A NUMBER of weeks past Way Back When featured a poem by a mysterious Con McCool.
Con McCool’s Dream was a poem about a soldier on the front lines of World War Two as he reminisced about life in Lurgan and the characters he encountered on a dander through the town.
With the help of Esther Kinkead, Con McCool’s son has been in t
ouch and gave us a run down on his poetic father.
Maynard Scott lived in Lurgan for his first eight years in the 1930s and 40s, his father David, penned Con McCool’s dream.
Maynard said: “I suppose you could say that I am the son of Con McCool although I never saw myself in that light.
“My father worked as a freelance for the Lurgan Mail for several years before the war. Being young at the time I have no great knowledge of his work.”
He continued: “My father was born in 1901 in the village of Milford, near Armagh and died in Manchester in 1987, he had two brothers, one of which was his twin, and two sisters.
“He joined the Scout movement under the eye of scoutmaster William McCrum who also owned the linen factory in the village.
“I remember him once telling me he and William once had dinner with both Lord and Lady Baden Powell.

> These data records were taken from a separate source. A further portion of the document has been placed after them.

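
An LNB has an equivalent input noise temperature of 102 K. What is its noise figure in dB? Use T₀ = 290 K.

F = 1 + T_e/T₀ = 1 + 102/290 = 1.35172
NF = 10 log₁₀(1.35172) = 1.31 dB

1.31 dB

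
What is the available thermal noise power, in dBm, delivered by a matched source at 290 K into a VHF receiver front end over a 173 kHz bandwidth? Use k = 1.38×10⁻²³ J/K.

−121.6 dBm

P_n = kTB = 1.38×10⁻²³ × 290 × 1.73×10⁵ = 6.92×10⁻¹⁶ W
In dBm: 10 log₁₀(6.92×10⁻¹⁶ / 10⁻³) = −121.6 dBm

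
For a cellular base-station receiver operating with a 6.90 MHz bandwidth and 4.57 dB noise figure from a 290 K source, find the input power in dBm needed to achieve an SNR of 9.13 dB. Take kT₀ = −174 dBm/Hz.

−91.9 dBm

Sensitivity = −174 + 10 log₁₀(B) + NF + SNR_min
= −174 + 68.39 + 4.57 + 9.13
= −91.91 dBm → −91.9 dBm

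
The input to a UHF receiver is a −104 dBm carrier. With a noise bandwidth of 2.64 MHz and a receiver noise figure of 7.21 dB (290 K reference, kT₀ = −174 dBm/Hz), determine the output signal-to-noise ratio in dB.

−1.4 dB

Noise floor: N = −174 + 10 log₁₀(B) + NF
10 log₁₀(2.64×10⁶) = 64.22 dB
N = −174 + 64.22 + 7.21 = −102.57 dBm
SNR = P_sig − N = −104 − (−102.57) = −1.43 dB → −1.4 dB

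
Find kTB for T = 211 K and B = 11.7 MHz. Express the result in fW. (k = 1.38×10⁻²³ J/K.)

P_n = kTB = 1.38×10⁻²³ × 211 × 1.17×10⁷ = 3.41×10⁻¹⁴ W = 34.1 fW

34.1 fW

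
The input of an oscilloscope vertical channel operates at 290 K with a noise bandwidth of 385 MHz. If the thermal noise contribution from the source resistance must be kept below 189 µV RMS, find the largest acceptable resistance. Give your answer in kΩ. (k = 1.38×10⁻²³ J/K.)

5.80 kΩ

Johnson–Nyquist: V_n = √(4kTRB) ⇒ R = V_n² / (4kTB)
4kTB = 4 × 1.38×10⁻²³ × 290 × 3.85×10⁸ = 6.16×10⁻¹²
R = (1.89×10⁻⁴)² / 6.16×10⁻¹² = 5.80×10³ Ω = 5.80 kΩ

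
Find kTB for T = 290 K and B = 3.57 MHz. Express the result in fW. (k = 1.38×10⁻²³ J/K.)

P_n = kTB = 1.38×10⁻²³ × 290 × 3.57×10⁶ = 1.43×10⁻¹⁴ W = 14.3 fW

14.3 fW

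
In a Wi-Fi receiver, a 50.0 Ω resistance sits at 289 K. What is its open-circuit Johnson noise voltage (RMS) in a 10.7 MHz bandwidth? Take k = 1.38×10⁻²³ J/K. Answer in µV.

V_n = √(4kTRB)
4kTRB = 4 × 1.38×10⁻²³ × 289 × 5.00×10¹ × 1.07×10⁷ = 8.53×10⁻¹² V²
V_n = √(8.53×10⁻¹²) = 2.92×10⁻⁶ V = 2.92 µV

2.92 µV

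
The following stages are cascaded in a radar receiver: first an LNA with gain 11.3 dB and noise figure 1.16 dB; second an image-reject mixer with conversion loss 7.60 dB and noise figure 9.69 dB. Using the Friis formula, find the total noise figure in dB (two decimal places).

Convert to linear (a loss of L dB is a gain of −L dB): F_i = 10^(NF_i/10), G_i = 10^(G_i,dB/10)
  Stage 1: F_1 = 10^(1.16/10) = 1.306, G_1 = 10^(11.3/10) = 13.49
  Stage 2: F_2 = 10^(9.69/10) = 9.311, G_2 = 10^(−7.60/10) = 0.1738
Friis cascade:
  F = 1.306 + (9.311 − 1)/13.49 = 1.922
NF = 10 log₁₀(1.922) = 2.84 dB

2.84 dB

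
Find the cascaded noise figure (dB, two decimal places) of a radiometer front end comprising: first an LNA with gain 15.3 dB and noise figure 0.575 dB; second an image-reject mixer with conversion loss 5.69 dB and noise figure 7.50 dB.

Convert to linear (a loss of L dB is a gain of −L dB): F_i = 10^(NF_i/10), G_i = 10^(G_i,dB/10)
  Stage 1: F_1 = 10^(0.575/10) = 1.142, G_1 = 10^(15.3/10) = 33.88
  Stage 2: F_2 = 10^(7.50/10) = 5.623, G_2 = 10^(−5.69/10) = 0.2698
Friis cascade:
  F = 1.142 + (5.623 − 1)/33.88 = 1.278
NF = 10 log₁₀(1.278) = 1.07 dB

1.07 dB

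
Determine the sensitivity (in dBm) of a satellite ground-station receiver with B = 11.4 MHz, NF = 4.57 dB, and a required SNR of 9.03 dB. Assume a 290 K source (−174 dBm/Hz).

−89.8 dBm

Sensitivity = −174 + 10 log₁₀(B) + NF + SNR_min
= −174 + 70.57 + 4.57 + 9.03
= −89.83 dBm → −89.8 dBm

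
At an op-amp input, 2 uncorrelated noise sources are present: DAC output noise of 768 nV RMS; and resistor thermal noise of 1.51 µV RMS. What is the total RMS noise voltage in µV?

Uncorrelated sources add in power (mean-square): V_tot = √(ΣV_i²)
V_tot = √[(7.68×10⁻⁷)² + (1.51×10⁻⁶)²] = 1.69×10⁻⁶ V = 1.69 µV

1.69 µV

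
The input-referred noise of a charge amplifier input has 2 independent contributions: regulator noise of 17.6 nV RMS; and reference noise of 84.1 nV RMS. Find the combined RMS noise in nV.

Uncorrelated sources add in power (mean-square): V_tot = √(ΣV_i²)
V_tot = √[(1.76×10⁻⁸)² + (8.41×10⁻⁸)²] = 8.59×10⁻⁸ V = 85.9 nV

85.9 nV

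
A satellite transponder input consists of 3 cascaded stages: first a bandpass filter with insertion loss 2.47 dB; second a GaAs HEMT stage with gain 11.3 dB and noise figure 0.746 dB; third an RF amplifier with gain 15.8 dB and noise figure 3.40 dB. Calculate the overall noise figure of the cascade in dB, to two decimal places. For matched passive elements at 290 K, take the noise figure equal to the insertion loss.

Convert to linear (a loss of L dB is a gain of −L dB): F_i = 10^(NF_i/10), G_i = 10^(G_i,dB/10)
  Stage 1: F_1 = 10^(2.47/10) = 1.766, G_1 = 10^(−2.47/10) = 0.5662
  Stage 2: F_2 = 10^(0.746/10) = 1.187, G_2 = 10^(11.3/10) = 13.49
  Stage 3: F_3 = 10^(3.40/10) = 2.188, G_3 = 10^(15.8/10) = 38.02
Friis cascade:
  F = 1.766 + (1.187 − 1)/0.5662 + (2.188 − 1)/7.638 = 2.253
NF = 10 log₁₀(2.253) = 3.53 dB

3.53 dB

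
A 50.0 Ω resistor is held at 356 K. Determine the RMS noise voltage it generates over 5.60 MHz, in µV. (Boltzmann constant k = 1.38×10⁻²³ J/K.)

V_n = √(4kTRB)
4kTRB = 4 × 1.38×10⁻²³ × 356 × 5.00×10¹ × 5.60×10⁶ = 5.50×10⁻¹² V²
V_n = √(5.50×10⁻¹²) = 2.35×10⁻⁶ V = 2.35 µV

2.35 µV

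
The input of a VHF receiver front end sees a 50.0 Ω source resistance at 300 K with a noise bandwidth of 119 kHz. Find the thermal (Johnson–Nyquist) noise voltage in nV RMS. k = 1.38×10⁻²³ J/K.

314 nV

V_n = √(4kTRB)
4kTRB = 4 × 1.38×10⁻²³ × 300 × 5.00×10¹ × 1.19×10⁵ = 9.85×10⁻¹⁴ V²
V_n = √(9.85×10⁻¹⁴) = 3.14×10⁻⁷ V = 314 nV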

“And there is also a rumour that McCrum invented the penalty kick for football.”
David married Maud Thompson from Banbridge in 1932 and they set up home in Victoria Street, Lurgan. Their first child, David died from scarlet fever at just 18 months. Maynard was born in 1937.

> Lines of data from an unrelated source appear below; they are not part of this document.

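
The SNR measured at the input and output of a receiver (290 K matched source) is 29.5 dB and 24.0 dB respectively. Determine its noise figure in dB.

5.5 dB

NF (dB) = SNR_in(dB) − SNR_out(dB) when the source is at T₀
NF = 29.5 − 24.0 = 5.5 dB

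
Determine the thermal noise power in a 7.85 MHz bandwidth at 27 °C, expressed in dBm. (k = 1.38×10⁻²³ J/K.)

T = 27 °C + 273.15 = 300.15 K
P_n = kTB = 1.38×10⁻²³ × 300.15 × 7.85×10⁶ = 3.25×10⁻¹⁴ W
In dBm: 10 log₁₀(3.25×10⁻¹⁴ / 10⁻³) = −104.9 dBm

−104.9 dBm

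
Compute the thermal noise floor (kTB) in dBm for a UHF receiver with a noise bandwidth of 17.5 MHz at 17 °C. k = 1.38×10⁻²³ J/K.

−101.5 dBm

T = 17 °C + 273.15 = 290.15 K
P_n = kTB = 1.38×10⁻²³ × 290.15 × 1.75×10⁷ = 7.01×10⁻¹⁴ W
In dBm: 10 log₁₀(7.01×10⁻¹⁴ / 10⁻³) = −101.5 dBm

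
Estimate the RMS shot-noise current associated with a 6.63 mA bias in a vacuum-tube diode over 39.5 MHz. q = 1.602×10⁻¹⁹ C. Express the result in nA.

290 nA

I_n = √(2qI·B)
2qI·B = 2 × 1.602×10⁻¹⁹ × 6.63×10⁻³ × 3.95×10⁷ = 8.39×10⁻¹⁴ A²
I_n = √(8.39×10⁻¹⁴) = 2.90×10⁻⁷ A = 290 nA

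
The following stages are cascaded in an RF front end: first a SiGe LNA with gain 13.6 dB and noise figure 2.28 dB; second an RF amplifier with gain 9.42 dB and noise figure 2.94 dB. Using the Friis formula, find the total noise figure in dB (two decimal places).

2.39 dB

Convert to linear (a loss of L dB is a gain of −L dB): F_i = 10^(NF_i/10), G_i = 10^(G_i,dB/10)
  Stage 1: F_1 = 10^(2.28/10) = 1.690, G_1 = 10^(13.6/10) = 22.91
  Stage 2: F_2 = 10^(2.94/10) = 1.968, G_2 = 10^(9.42/10) = 8.750
Friis cascade:
  F = 1.690 + (1.968 − 1)/22.91 = 1.733
NF = 10 log₁₀(1.733) = 2.39 dB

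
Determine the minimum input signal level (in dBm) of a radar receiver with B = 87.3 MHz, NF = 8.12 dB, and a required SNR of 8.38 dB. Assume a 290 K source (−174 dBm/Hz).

Sensitivity = −174 + 10 log₁₀(B) + NF + SNR_min
= −174 + 79.41 + 8.12 + 8.38
= −78.09 dBm → −78.1 dBm

−78.1 dBm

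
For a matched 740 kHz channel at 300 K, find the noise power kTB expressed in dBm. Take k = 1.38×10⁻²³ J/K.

−115.1 dBm

P_n = kTB = 1.38×10⁻²³ × 300 × 7.40×10⁵ = 3.06×10⁻¹⁵ W
In dBm: 10 log₁₀(3.06×10⁻¹⁵ / 10⁻³) = −115.1 dBm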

He continued: “My father volunteered for the war and posted to the Royal Army Pay Corps in Manchester. His war years were spent in an old mill commandeered by the Army with the role of arranging pay for officers.
“He was billeted with a churchgoing family in a house nearby and remained with them throughout the war. I believe that it was from this house, soon after settling in, that he wrote Con McCool’s Dream.

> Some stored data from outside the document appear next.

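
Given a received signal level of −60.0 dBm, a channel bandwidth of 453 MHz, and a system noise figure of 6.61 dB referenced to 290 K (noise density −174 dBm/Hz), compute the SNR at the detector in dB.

20.8 dB

Noise floor: N = −174 + 10 log₁₀(B) + NF
10 log₁₀(4.53×10⁸) = 86.56 dB
N = −174 + 86.56 + 6.61 = −80.83 dBm
SNR = P_sig − N = −60.0 − (−80.83) = 20.83 dB → 20.8 dB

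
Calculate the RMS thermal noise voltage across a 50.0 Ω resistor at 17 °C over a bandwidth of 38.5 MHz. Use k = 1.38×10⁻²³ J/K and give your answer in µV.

T = 17 °C + 273.15 = 290.15 K
V_n = √(4kTRB)
4kTRB = 4 × 1.38×10⁻²³ × 290.15 × 5.00×10¹ × 3.85×10⁷ = 3.08×10⁻¹¹ V²
V_n = √(3.08×10⁻¹¹) = 5.55×10⁻⁶ V = 5.55 µV

5.55 µV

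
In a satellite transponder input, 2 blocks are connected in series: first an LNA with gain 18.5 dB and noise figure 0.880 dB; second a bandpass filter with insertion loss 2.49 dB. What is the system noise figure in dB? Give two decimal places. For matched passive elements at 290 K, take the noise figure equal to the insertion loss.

Convert to linear (a loss of L dB is a gain of −L dB): F_i = 10^(NF_i/10), G_i = 10^(G_i,dB/10)
  Stage 1: F_1 = 10^(0.880/10) = 1.225, G_1 = 10^(18.5/10) = 70.79
  Stage 2: F_2 = 10^(2.49/10) = 1.774, G_2 = 10^(−2.49/10) = 0.5636
Friis cascade:
  F = 1.225 + (1.774 − 1)/70.79 = 1.236
NF = 10 log₁₀(1.236) = 0.92 dB

0.92 dB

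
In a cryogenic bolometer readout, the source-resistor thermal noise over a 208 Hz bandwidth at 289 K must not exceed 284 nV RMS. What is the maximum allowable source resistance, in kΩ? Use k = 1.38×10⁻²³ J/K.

Johnson–Nyquist: V_n = √(4kTRB) ⇒ R = V_n² / (4kTB)
4kTB = 4 × 1.38×10⁻²³ × 289 × 2.08×10² = 3.32×10⁻¹⁸
R = (2.84×10⁻⁷)² / 3.32×10⁻¹⁸ = 2.43×10⁴ Ω = 24.3 kΩ

24.3 kΩ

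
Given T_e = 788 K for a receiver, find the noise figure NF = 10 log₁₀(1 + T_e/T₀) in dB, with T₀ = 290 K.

5.70 dB

F = 1 + T_e/T₀ = 1 + 788/290 = 3.71724
NF = 10 log₁₀(3.71724) = 5.70 dB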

“My father was almost the same age as the century and as such his best days were behind him when war broke out. I’m afraid the only front line soldiering that he did was dodging the Manchester Blitz like everyone else in that great city.
“During those six years he came home to Lurgan occasionally for just a week at a time, I can remember having a great time playing between the hay stacks when he took me out to Carson’s farm near Lurgan.
“On another occasion, probably when I was still only a six or seven years old, he took me around the Lurgan Mail offices and printing area. My abiding memory from that occasion is the smell of printing ink.”
David was one of the first to be demobbed when the war ended. when he came home he got a job in Stormont, however, shortly after his wife died in January 1946.
Maynard and his father moved to Manchester where David remarried, Maynard concluded: “Although my father continued to write poetry almost to the end of his life the only complete poem I have of his which is relevant to those far off days is one entitled ‘Ulster Memories’.